Messebesuch – ein voller Erfolg

Burkhard May, Team-Leiter Human Resources bei Enercon in Aurich, sieht das genauso. „Für uns war beispielsweise die Hannover Messe in der Vergangenheit ein voller Erfolg. Wir haben an jedem Tag rund 180 Gespräche mit potenziellen Bewerbern führen können.“ Sein Unternehmen stellt Windenergieanlagen her, hatte während der Messe im vergangenen Jahr 400 offene Stellen anzubieten. Da kamen die 55.800 Fachbesucher gerade recht, die als Ziel ihres Messebesuchs Weiterbildung und berufliche (Neu-)Orientierung angegeben hatten. In den vergangenen beiden Jahren hat das Unternehmen die Präsenz auf Personalmessen daher massiv ausgebaut und will das Engagement weiter erhöhen.

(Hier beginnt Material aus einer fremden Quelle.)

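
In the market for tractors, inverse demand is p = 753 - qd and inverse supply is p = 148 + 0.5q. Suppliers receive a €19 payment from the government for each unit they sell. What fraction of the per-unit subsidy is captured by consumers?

Consumer share = 2/3

Pre-subsidy: 753 - q = 148 + 0.5q gives q* = 1210/3 and p* = 1049/3.
With the subsidy, sellers receive ps = pb + 19 for each unit, where pb is the price buyers pay.
On the curves, pb = 753 - q and ps = 148 + 0.5q; the wedge ps − pb = 19 gives 148 + 0.5q − (753 - q) = 19, so q' = 416.
Then pb = 753 − 1·416 = 337 and ps = 148 + 0.5·416 = 356.
Buyers' price falls by p* − pb = 1049/3 − 337 = 38/3; sellers' price rises by ps − p* = 356 − 1049/3 = 19/3.
So consumers capture (38/3)/19 = 2/3 of each unit of subsidy.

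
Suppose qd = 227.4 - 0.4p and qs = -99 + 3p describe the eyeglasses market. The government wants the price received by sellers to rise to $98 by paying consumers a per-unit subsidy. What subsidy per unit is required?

Required subsidy s = $17 per unit

At a seller price of 98, quantity supplied is -99 + 3·98 = 195.
Buyers absorb 195 only when they pay pb with 227.4 − 0.4·pb = 195, i.e. pb = 81.
s = ps − pb = 98 − 81 = 17.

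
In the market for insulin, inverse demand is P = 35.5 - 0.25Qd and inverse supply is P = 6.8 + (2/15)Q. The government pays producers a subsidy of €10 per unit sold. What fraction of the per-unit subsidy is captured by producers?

Pre-subsidy: 35.5 - 0.25Q = 6.8 + (2/15)Q gives Q* = 1722/23 and P* = 386/23.
With the subsidy, sellers receive Ps = Pb + 10 for each unit, where Pb is the price buyers pay.
On the curves, Pb = 35.5 - 0.25Q and Ps = 6.8 + (2/15)Q; the wedge Ps − Pb = 10 gives 6.8 + (2/15)Q − (35.5 - 0.25Q) = 10, so Q' = 2322/23.
Then Pb = 35.5 − 0.25·(2322/23) = 236/23 and Ps = 6.8 + (2/15)·(2322/23) = 466/23.
Buyers' price falls by P* − Pb = 386/23 − 236/23 = 150/23; sellers' price rises by Ps − P* = 466/23 − 386/23 = 80/23.
So producers capture (80/23)/10 = 8/23 of each unit of subsidy.

Producer share = 8/23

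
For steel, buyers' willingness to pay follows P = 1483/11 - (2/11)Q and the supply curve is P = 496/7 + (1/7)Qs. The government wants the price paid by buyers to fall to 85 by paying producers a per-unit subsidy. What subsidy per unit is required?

Required subsidy s = 25 per unit

At a buyer price of 85, quantity demanded is 741.5 − 5.5·85 = 274.
Sellers supply 274 only when they receive Ps = 496/7 + (1/7)·274 = 110.
s = Ps − Pb = 110 − 85 = 25.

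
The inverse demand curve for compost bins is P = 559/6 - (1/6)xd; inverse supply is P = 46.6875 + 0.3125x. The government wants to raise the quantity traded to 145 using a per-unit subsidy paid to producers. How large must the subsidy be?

At x = 145, from the demand curve buyers pay Pb = 559/6 − (1/6)·145 = 69; from the supply curve sellers need Ps = 46.6875 + 0.3125·145 = 92.
The subsidy must fill the gap: s = Ps − Pb = 92 − 69 = 23.

Required subsidy s = 23 per unit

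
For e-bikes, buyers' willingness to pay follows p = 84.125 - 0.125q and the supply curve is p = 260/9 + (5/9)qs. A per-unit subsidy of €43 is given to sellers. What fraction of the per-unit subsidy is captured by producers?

Producer share = 40/49

Pre-subsidy: 84.125 - 0.125q = 260/9 + (5/9)q gives q* = 3977/49 and p* = 3625/49.
With the subsidy, sellers receive ps = pb + 43 for each unit, where pb is the price buyers pay.
On the curves, pb = 84.125 - 0.125q and ps = 260/9 + (5/9)q; the wedge ps − pb = 43 gives 260/9 + (5/9)q − (84.125 - 0.125q) = 43, so q' = 7073/49.
Then pb = 84.125 − 0.125·(7073/49) = 3238/49 and ps = 260/9 + (5/9)·(7073/49) = 5345/49.
Buyers' price falls by p* − pb = 3625/49 − 3238/49 = 387/49; sellers' price rises by ps − p* = 5345/49 − 3625/49 = 1720/49.
So producers capture (1720/49)/43 = 40/49 of each unit of subsidy.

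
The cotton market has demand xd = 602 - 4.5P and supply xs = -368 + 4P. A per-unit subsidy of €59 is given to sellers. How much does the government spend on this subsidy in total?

Government cost = 214052/17

Pre-subsidy: 602 - 4.5P = -368 + 4P gives P* = 1940/17, x* = 1504/17.
With the subsidy, sellers receive Ps = Pb + 59 for each unit, where Pb is the price buyers pay.
Supply in terms of Pb becomes xs = -368 + 4(Pb + 59) = -132 + 4Pb. Setting this equal to demand: 602 - 4.5Pb = -132 + 4Pb, so Pb = 1468/17.
Sellers receive Ps = 1468/17 + 59 = 2471/17; x' = 602 − 4.5·(1468/17) = 3628/17.
Government outlay = subsidy × quantity = 59 × 3628/17 = 214052/17.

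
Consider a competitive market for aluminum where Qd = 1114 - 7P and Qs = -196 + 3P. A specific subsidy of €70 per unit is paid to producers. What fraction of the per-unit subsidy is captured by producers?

Producer share = 0.7

Pre-subsidy: 1114 - 7P = -196 + 3P gives P* = 131, Q* = 197.
With the subsidy, sellers receive Ps = Pb + 70 for each unit, where Pb is the price buyers pay.
Supply in terms of Pb becomes Qs = -196 + 3(Pb + 70) = 14 + 3Pb. Setting this equal to demand: 1114 - 7Pb = 14 + 3Pb, so Pb = 110.
Sellers receive Ps = 110 + 70 = 180; Q' = 1114 − 7·110 = 344.
Buyers' price falls by P* − Pb = 131 − 110 = 21; sellers' price rises by Ps − P* = 180 − 131 = 49.
So producers capture 49/70 = 0.7 of each unit of subsidy.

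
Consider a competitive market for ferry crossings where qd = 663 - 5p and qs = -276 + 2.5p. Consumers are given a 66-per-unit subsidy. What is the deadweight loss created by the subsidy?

Deadweight loss = 3630

Pre-subsidy: 663 - 5p = -276 + 2.5p gives p* = 125.2, q* = 37.
With the rebate, buyers effectively pay pb = ps − 66, where ps is the price sellers receive.
Demand in terms of ps becomes qd = 663 − 5(ps − 66) = 993 - 5ps. Setting this equal to supply: 993 - 5ps = -276 + 2.5ps, so ps = 169.2.
Buyers pay pb = 169.2 − 66 = 103.2; q' = -276 + 2.5·169.2 = 147.
The subsidy expands output by 147 − 37 = 110 past the efficient level; on those units the gap between marginal cost and willingness to pay runs from 0 up to 66.
DWL = ½ × 66 × 110 = 3630.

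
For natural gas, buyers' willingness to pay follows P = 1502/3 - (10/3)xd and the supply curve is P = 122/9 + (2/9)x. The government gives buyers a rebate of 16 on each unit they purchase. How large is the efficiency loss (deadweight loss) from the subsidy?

Pre-subsidy: 1502/3 - (10/3)x = 122/9 + (2/9)x gives x* = 137 and P* = 44.
With the rebate, buyers effectively pay Pb = Ps − 16, where Ps is the price sellers receive.
On the curves, Pb = 1502/3 - (10/3)x and Ps = 122/9 + (2/9)x; the wedge Ps − Pb = 16 gives 122/9 + (2/9)x − (1502/3 - (10/3)x) = 16, so x' = 141.5.
Then Pb = 1502/3 − (10/3)·141.5 = 29 and Ps = 122/9 + (2/9)·141.5 = 45.
The subsidy expands output by 141.5 − 137 = 4.5 past the efficient level; on those units the gap between marginal cost and willingness to pay runs from 0 up to 16.
DWL = ½ × 16 × 4.5 = 36.

Deadweight loss = 36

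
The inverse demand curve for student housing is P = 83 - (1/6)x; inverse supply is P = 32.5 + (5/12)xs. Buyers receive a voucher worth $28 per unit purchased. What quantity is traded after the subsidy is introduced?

x' = 942/7

Pre-subsidy: 83 - (1/6)x = 32.5 + (5/12)x gives x* = 606/7 and P* = 480/7.
With the rebate, buyers effectively pay Pb = Ps − 28, where Ps is the price sellers receive.
On the curves, Pb = 83 - (1/6)x and Ps = 32.5 + (5/12)x; the wedge Ps − Pb = 28 gives 32.5 + (5/12)x − (83 - (1/6)x) = 28, so x' = 942/7.
Then Pb = 83 − (1/6)·(942/7) = 424/7 and Ps = 32.5 + (5/12)·(942/7) = 620/7.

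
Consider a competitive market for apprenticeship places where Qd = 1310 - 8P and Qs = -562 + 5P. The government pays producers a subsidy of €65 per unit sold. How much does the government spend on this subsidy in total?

Pre-subsidy: 1310 - 8P = -562 + 5P gives P* = 144, Q* = 158.
With the subsidy, sellers receive Ps = Pb + 65 for each unit, where Pb is the price buyers pay.
Supply in terms of Pb becomes Qs = -562 + 5(Pb + 65) = -237 + 5Pb. Setting this equal to demand: 1310 - 8Pb = -237 + 5Pb, so Pb = 119.
Sellers receive Ps = 119 + 65 = 184; Q' = 1310 − 8·119 = 358.
Government outlay = subsidy × quantity = 65 × 358 = 23270.

Government cost = €23270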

Eine für den Automobilzulieferer Continental wichtige Veranstaltung ist dagegen die Internationale Automobil Ausstellung (IAA) in Frankfurt am Main. „Wir sind dort mit einem riesigen Stand vertreten, zeigen all unsere Neuheiten und sprechen auch gezielt potentielle Mitarbeiter an“, sagt Sehnaz Özden, Leiterin Corporate Employer Branding & Recruiting bei Continental in Hannover.

Win-Win-Situation für Besucher und Unternehmen

Für seinen Messeauftritt wählt das Unternehmen jeweils ein Motto – zuletzt ‚Continental – ein attraktiver Arbeitgeber’, zudem wird an jedem Tag ein Schwerpunktthema gewählt, mit dem unterschiedliche Zielgruppen angesprochen werden. Aktuell hat Continental mehrere hundert offene Stellen, vor allem für Ingenieure.

Die IAA bezeichnet Özden als eine Win-Win-Situation für Messebesucher und Unternehmen: „Die Besucher können unsere Produkte bestaunen und wir haben die Chance, uns Automobilinteressierten als attraktiver Arbeitgeber zu präsentieren.“

Recruitingkanäle: Der Mix macht’s

Der Haupt-Recruiting-Kanal für Continental aber ist und bleibt die Karriere-Homepage. Die Social Media-Auftritte seines Unternehmens sieht Özden als ergänzende Kommunikationskanäle zu Stellenanzeigen in Print, Online und den persönlichen Gesprächen auf Messen und Kongresse. „Jeder Bewerber hat andere Vorlieben und sucht den für ihn passenden Einstieg zur Information über uns aus. Daher grenzen sich die Kanäle nicht aus, sondern ergänzen sich.“ Letztendlich entscheidet der Mix über den Recruiting-Erfolg – in diesem Punkt sind sich Özden, Enercon und Scheuenbrand einig. (Bild: Istockphoto)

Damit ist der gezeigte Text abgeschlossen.